8. Teach Media Literacy:
My kids are still quite young, so we are just starting to gently touch on media literacy with our oldest child. In short, media literacy is about educating our children and ourselves about the harmful impact of the media’s promotion of unrealistic beauty standards. There are lots of ways to teach media literacy to kids of all ages. Commonsense Media has some great recommendations grouped by age.

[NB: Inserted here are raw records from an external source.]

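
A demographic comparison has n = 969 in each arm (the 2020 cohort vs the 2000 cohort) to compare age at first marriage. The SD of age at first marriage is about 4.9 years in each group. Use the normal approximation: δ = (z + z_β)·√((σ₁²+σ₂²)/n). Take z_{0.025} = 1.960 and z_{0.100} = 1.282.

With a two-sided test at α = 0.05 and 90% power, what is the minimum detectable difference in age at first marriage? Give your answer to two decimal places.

δ = (z_{α/2} + z_β) · √((σ₁²+σ₂²)/n)
  = (1.960 + 1.282) · √(48.02/969)
  = 3.242 · √0.04956
  = 3.242 · 0.2226
  = 0.7217

Minimum detectable difference ≈ 0.72 years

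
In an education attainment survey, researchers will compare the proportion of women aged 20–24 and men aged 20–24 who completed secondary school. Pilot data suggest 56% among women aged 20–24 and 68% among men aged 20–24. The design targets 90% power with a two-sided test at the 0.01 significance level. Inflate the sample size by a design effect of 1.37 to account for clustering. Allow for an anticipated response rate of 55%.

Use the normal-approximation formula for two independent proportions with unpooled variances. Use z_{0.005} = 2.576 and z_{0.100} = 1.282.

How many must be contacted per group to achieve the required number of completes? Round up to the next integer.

n = (z_{α/2} + z_β)² · [p₁(1−p₁) + p₂(1−p₂)] / (p₁ − p₂)²
  = (2.576 + 1.282)² · (0.56·0.44 + 0.68·0.32) / (-0.12)²
  = (3.858)² · (0.2464 + 0.2176) / 0.0144
  = 14.8842 · 0.4640 / 0.0144
  = 479.60
Design effect: 1.37 × 479.60 = 657.05.
Adjust for 55% response: 657.05 / 0.55 = 1194.64.
Round up → n = 1195 per group.

n = 1195 per group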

9. Don’t Aim for Perfection:
You are not going to get this right 100% of the time and that is OK. It’s near impossible in a society that is so image-obsessed to fully extricate yourself from diet culture. If you make a mistake, note it, learn from it, make amends or repair if needed, and move on.
10. Practice What You Preach:
How can we expect our kids to develop a healthy relationship with their bodies if they see us afraid to put on a bathing suit in the summer? How can we expect our children to hold a healthy orientation to food if they hear us talking about our diets? Even if we are not overtly critiquing our children’s bodies or controlling what they eat, they are watching us closely and seeing how we treat ourselves. Of course, we all have moments of body shame, that’s OK, but try and have your moment away from your kids. Also, see if you can navigate these tougher moments with the same attitude of self-compassion, kindness, and respect you would show your child. Also, if you are struggling with this, consider getting help from a qualified mental health professional.
In sum, raising body positive kids in the fat-phobic, diet-obsessed culture we live in can feel daunting but there are numerous ways to support our kids in developing a kind, self-compassionate relationship to their bodies.